Sarah Bunin Benor is an American linguist and scholar of Jewish languages. She is a professor of contemporary Jewish studies and linguistics and vice provost of Hebrew Union College – Jewish Institute of Religion.[1]
Benor graduated from Charles E. Smith Jewish Day School in North Bethesda, Maryland.[2] She received her B.A. from Columbia University in comparative literature in 1997 and Ph.D. from Stanford University in linguistics in 2004.[1][3] While working at the Columbia University Libraries as a college student, she stumbled across references to rare languages such as Judeo-Italian and Judaeo-Spanish, which led to her interest in studying linguistics, especially Jewish languages.[4] Her research has focused on Jewish languages, Yiddish, and American Jews.[1] She directs the Jewish Language Project at Hebrew Union College, which runs the Jewish Language Website and the Jewish English Lexicon.[5][6]

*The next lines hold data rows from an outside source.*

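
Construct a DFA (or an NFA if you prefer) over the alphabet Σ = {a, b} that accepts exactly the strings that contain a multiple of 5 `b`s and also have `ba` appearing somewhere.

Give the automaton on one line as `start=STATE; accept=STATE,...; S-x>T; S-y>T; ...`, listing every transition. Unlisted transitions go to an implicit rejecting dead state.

start=S0; accept=S10; S0-a>S0; S0-b>S1; S1-a>S2; S1-b>S3; S2-a>S2; S2-b>S4; S3-a>S4; S3-b>S5; S4-a>S4; S4-b>S6; S5-a>S6; S5-b>S7; S6-a>S6; S6-b>S8; S7-a>S8; S7-b>S9; S8-a>S8; S8-b>S10; S9-a>S10; S9-b>S1; S10-a>S10; S10-b>S2

Build one automaton per condition and run them in lockstep. One (5 states) tracks the count of `b`s modulo 5; the other (3 states) tracks whether and how much of `ba` has been seen. Each combined state is a pair, one component from each; accept when both components accept.
An 11-state machine:
          a    b  
>  S0     S0   S1 
   S1     S2   S3 
   S2     S2   S4 
   S3     S4   S5 
   S4     S4   S6 
   S5     S6   S7 
   S6     S6   S8 
   S7     S8   S9 
   S8     S8  S10 
   S9    S10   S1 
 * S10   S10   S2 
(> = start, * = accepting)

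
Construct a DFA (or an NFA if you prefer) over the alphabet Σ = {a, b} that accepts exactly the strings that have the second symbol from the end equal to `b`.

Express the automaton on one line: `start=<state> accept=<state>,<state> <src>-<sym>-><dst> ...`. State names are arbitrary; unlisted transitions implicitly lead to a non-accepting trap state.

Because acceptance depends on a position counted from the end, the machine has to buffer the most recent 2 symbols. Make each state the string of the last up-to-2 symbols read; on input `x` shift the window left and append `x`. Accept when the buffered window has length 2 and begins with `b`.
A 7-state machine:
        a   b  
>  q0   q1  q2 
   q1   q3  q4 
   q2   q5  q6 
   q3   q3  q4 
   q4   q5  q6 
 * q5   q3  q4 
 * q6   q5  q6 
(> = start, * = accepting)

start=q0 accept=q5,q6 q0-a->q1 q0-b->q2 q1-a->q3 q1-b->q4 q2-a->q5 q2-b->q6 q3-a->q3 q3-b->q4 q4-a->q5 q4-b->q6 q5-a->q3 q5-b->q4 q6-a->q5 q6-b->q6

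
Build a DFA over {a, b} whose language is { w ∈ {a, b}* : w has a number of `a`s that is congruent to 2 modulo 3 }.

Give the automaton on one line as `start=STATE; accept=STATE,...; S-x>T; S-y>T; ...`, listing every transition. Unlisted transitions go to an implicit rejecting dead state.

start=q0; accept=q2; q0-a>q1; q0-b>q0; q1-a>q2; q1-b>q1; q2-a>q0; q2-b>q2

Keep the running count of `a`s modulo 3: each `a` advances along the cycle q0 → q1 → q2 → q0 while other symbols loop. Accept at q2.
        a   b  
>  q0   q1  q0 
   q1   q2  q1 
 * q2   q0  q2 
(> = start, * = accepting)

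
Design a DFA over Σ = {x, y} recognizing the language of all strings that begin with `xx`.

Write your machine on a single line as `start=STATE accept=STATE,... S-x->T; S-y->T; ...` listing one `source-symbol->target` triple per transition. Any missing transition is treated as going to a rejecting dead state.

start=S0; accept=S2; S0-x->S1; S0-y->S3; S1-x->S2; S1-y->S3; S2-x->S2; S2-y->S2; S3-x->S3; S3-y->S3

Check the first 2 symbols one by one: S0 through S1 record how many have matched `xx` so far; any wrong symbol goes to the dead state S3. After all 2 match we enter the accepting sink S2.
4 states suffice.
        x   y  
>  S0   S1  S3 
   S1   S2  S3 
 * S2   S2  S2 
   S3   S3  S3 
(> = start, * = accepting)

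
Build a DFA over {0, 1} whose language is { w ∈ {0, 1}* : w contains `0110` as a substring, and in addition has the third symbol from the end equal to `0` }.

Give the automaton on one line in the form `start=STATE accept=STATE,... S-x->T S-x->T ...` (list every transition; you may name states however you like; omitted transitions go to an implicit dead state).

start=A accept=S,T,U,V A-0->B A-1->C B-0->D B-1->E C-0->F C-1->G D-0->H D-1->I E-0->J E-1->K F-0->L F-1->M G-0->N G-1->O H-0->H H-1->I I-0->J I-1->K J-0->L J-1->M K-0->P K-1->O L-0->H L-1->I M-0->J M-1->K N-0->L N-1->M O-0->N O-1->O P-0->Q P-1->R Q-0->S Q-1->T R-0->U R-1->V S-0->S S-1->T T-0->U T-1->V U-0->Q U-1->R V-0->P V-1->W W-0->P W-1->W

Run two small machines in parallel and take their product. One (5 states) tracks whether and how much of `0110` has been seen; the other (15 states) tracks the last 3 symbols read. Each combined state is a pair, one component from each; accept when both components accept.
       0  1 
>  A   B  C 
   B   D  E 
   C   F  G 
   D   H  I 
   E   J  K 
   F   L  M 
   G   N  O 
   H   H  I 
   I   J  K 
   J   L  M 
   K   P  O 
   L   H  I 
   M   J  K 
   N   L  M 
   O   N  O 
   P   Q  R 
   Q   S  T 
   R   U  V 
 * S   S  T 
 * T   U  V 
 * U   Q  R 
 * V   P  W 
   W   P  W 
(> = start, * = accepting)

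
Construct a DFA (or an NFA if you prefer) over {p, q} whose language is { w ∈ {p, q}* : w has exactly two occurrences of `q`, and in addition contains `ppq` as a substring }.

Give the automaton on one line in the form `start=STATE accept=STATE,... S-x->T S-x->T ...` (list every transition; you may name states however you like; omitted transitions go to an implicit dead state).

start=S0 accept=S7 S0-p->S1 S0-q->S2 S1-p->S3 S1-q->S2 S2-p->S4 S2-q->S5 S3-p->S3 S3-q->S6 S4-p->S6 S4-q->S5 S5-p->S5 S5-q->S5 S6-p->S6 S6-q->S7 S7-p->S7 S7-q->S5

Handle the two conditions separately and then intersect. One (4 states) tracks the count of `q`s, saturating at 3; the other (4 states) tracks whether and how much of `ppq` has been seen. Each combined state is a pair, one component from each; accept when both components accept. Equivalent product states are then merged.
8 states suffice.
        p   q  
>  S0   S1  S2 
   S1   S3  S2 
   S2   S4  S5 
   S3   S3  S6 
   S4   S6  S5 
   S5   S5  S5 
   S6   S6  S7 
 * S7   S7  S5 
(> = start, * = accepting)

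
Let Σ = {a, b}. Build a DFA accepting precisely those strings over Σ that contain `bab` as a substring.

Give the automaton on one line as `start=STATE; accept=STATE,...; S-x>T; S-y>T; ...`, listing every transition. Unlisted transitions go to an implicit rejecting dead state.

Track how much of `bab` has been matched so far: state q0 is no progress, q3 is the absorbing accept state reached once `bab` has occurred. Intermediate states record partial matches; on a mismatch, fall back to the longest reusable overlap.
4 states suffice.
        a   b  
>  q0   q0  q1 
   q1   q2  q1 
   q2   q0  q3 
 * q3   q3  q3 
(> = start, * = accepting)

start=q0; accept=q3; q0-a>q0; q0-b>q1; q1-a>q2; q1-b>q1; q2-a>q0; q2-b>q3; q3-a>q3; q3-b>q3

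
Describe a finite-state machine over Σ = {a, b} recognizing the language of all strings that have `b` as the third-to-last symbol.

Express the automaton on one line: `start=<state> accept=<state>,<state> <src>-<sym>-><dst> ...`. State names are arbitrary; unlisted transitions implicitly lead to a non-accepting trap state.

start=S0 accept=S11,S12,S13,S14 S0-a->S1 S0-b->S2 S1-a->S3 S1-b->S4 S2-a->S5 S2-b->S6 S3-a->S7 S3-b->S8 S4-a->S9 S4-b->S10 S5-a->S11 S5-b->S12 S6-a->S13 S6-b->S14 S7-a->S7 S7-b->S8 S8-a->S9 S8-b->S10 S9-a->S11 S9-b->S12 S10-a->S13 S10-b->S14 S11-a->S7 S11-b->S8 S12-a->S9 S12-b->S10 S13-a->S11 S13-b->S12 S14-a->S13 S14-b->S14

A DFA must remember the last 3 symbols (since which symbol is third-to-last isn't known until the input ends). Use one state per possible window of the last ≤3 symbols; accept from those whose window starts with `b`.
          a    b  
>  S0     S1   S2 
   S1     S3   S4 
   S2     S5   S6 
   S3     S7   S8 
   S4     S9  S10 
   S5    S11  S12 
   S6    S13  S14 
   S7     S7   S8 
   S8     S9  S10 
   S9    S11  S12 
   S10   S13  S14 
 * S11    S7   S8 
 * S12    S9  S10 
 * S13   S11  S12 
 * S14   S13  S14 
(> = start, * = accepting)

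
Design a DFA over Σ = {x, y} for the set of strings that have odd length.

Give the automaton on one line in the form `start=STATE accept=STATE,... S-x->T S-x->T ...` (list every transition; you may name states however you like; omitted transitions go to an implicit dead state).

Count input length modulo 2: every symbol advances one step around the cycle q0 → q1 → q0. Accept at q1.
2 states suffice.
        x   y  
>  q0   q1  q1 
 * q1   q0  q0 
(> = start, * = accepting)

start=q0 accept=q1 q0-x->q1 q0-y->q1 q1-x->q0 q1-y->q0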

Benor is author of Becoming Frum: How Newcomers Learn the Language and Culture of Orthodox Judaism (2012), which won the 2013 Sami Rohr Choice Award for Jewish Literature.[7] In 2021, she received a National Jewish Book Award in Education and Jewish Identity for her book Hebrew Infusion (2020), a book on language infusion at Jewish summer camps co-authored with Jonathan Krasner and Sharon Avni.[8][9][10]